Rangel Alves da Costa*
Moravam próximos um ao outro. Ela na rua que dá pra lá, e ele na rua que dá pra cá.
Meninotes, crianças, se encontravam sempre nos momentos das brincadeiras. Ela brincando de roda, ele interessado em chutar bola de meia.
Um dia se olharam de um jeito diferente. Ela, pela primeira vez, achou o amigo bonito demais. Ele comparou a amiguinha a uma flor.
Evitavam-se olhar, se encontrar e conversar porque os corações apertavam assim que se avistavam. Ela se envergonhava toda ao pensar em namoro, enquanto ele não pensava noutra coisa.
Um dia ela avermelhou quando recebeu um pirulito de presente. Ele queria dar uma maçã de amor, mas não tinha dinheiro naquele dia. E junto com o doce foi um papelzinho dizendo: Você é linda.
No outro dia ela avermelhou novamente. Ele perguntou se havia gostado do pirulito e em seguida ofereceu uma flor. De cabeça baixa, nervosamente ela aceitou e quase saiu correndo. Apenas disse obrigado e partiu. Mas olhou para trás.
Ao perceber aquele olhar encantador, ele se encheu de esperança de tal forma que começou a pular sozinho, a sorrir com todas as bocas, a se sentir tão perto de namorar. E seria a primeira namoradinha, o primeiro amor.
Quando ele soprou um beijo em sua direção, a menina não dormiu a noite inteira. Teve febre, uma doencinha de amor. E pensou como deveria ser bom tocar o seu lábio no dele, bem levemente, como se fosse uma brisa.
Ela queria assim, mas ele foi guloso demais e deu um beijo de gente grande. Ficou mais de cinco segundos com o lábio colado no dela. Ela achou bom, mas depois simplesmente baixou a cabeça.
Só levantou quando ele perguntou se ela era sua namorada. E também não respondeu, apenas se danou a correr até parar adiante. E olhou pra trás. De lá jogou um beijinho com a mão e depois gritou: Sim!
Namoravam escondidos porque ela tinha medo que os seus pais soubessem e lhe dessem uma surra. Mas um dia, mais de ano depois, ela colocou a mão junto à dele, segurando firme, e assim saíram caminhando até a pracinha.
O primeiro amor dos dois, assim continuaram após a adolescência e chegar a idade adulta. Na juventude fizeram as promessas que cumpririam mais tarde, acaso o destino permitisse que continuassem apaixonados.

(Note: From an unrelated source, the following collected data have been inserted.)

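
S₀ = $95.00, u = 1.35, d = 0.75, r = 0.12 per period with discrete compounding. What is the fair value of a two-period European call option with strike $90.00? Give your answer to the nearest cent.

$27.54

Risk-neutral probability p = (1 + 0.12 − 0.75)/(1.35 − 0.75) = 0.3700/0.6000 = 0.6167
Terminal stock prices: S_uu = 173.1, S_ud = 96.19, S_dd = 53.44
Terminal payoffs (S − K): max(83.14, 0) = 83.14, max(6.188, 0) = 6.188, max(-36.56, 0) = 0
Node u (S = 128.2): V_u = 1/1.12·[0.6167·83.1375 + 0.3833·6.1875] = 47.8929
Node d (S = 71.25): V_d = 1/1.12·[0.6167·6.1875 + 0.3833·0.0000] = 3.4068
Node 0 (S = 95): V_0 = 1/1.12·[0.6167·47.8929 + 0.3833·3.4068] = 27.5356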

Um dia, acompanhado do pai, ele seguiu até a casa da família dela e pediu a mão da mocinha em compromisso. Concedida, prometeu que não demoraria muito para anunciar o noivado, se assim fosse do gosto de todos.
Casaram numa manhã de sábado, na igrejinha toda enfeitada de flores do campo. Ao sair da igreja o tempo estava nublado, nuvens negras encobrindo o céu, prenúncio de tempestade. E logo começou a chover.
Ao lado dele, durante todos aqueles anos de namoro, jamais ela havia se entristecido. Mas após o casamento veio a tempestade. E ela chorou. Pela primeira vez ela chorou.
O sal da vida é tempero que não falta em nada. Ninguém vive tão docemente que não necessite de uma pitada desse sal. Aquilo que ele aceitava nela, agora não aceitava mais. E o mesmo se diga com relação a ela.
Mas as pedras de sal se dissiparam no convívio. Pois a prova do amargor trouxe a compreensão de que até os espinhos têm flores e as pedras no meio do caminho servem para ensinar a andar.
E os sorrisos tomaram as feições das tristezas; e a solidão a dois foi cortada pelos filhos que foram chegando. E a vida passando, o calendário envelhecendo a idade. Até que um dia...
Um dia ela pediu um beijo igualzinho aquele primeiro que era pra ser tão apressado. Ele perguntou por que. Então ela respondeu que no tempo que lhes restava tudo teria de ser tão apressado.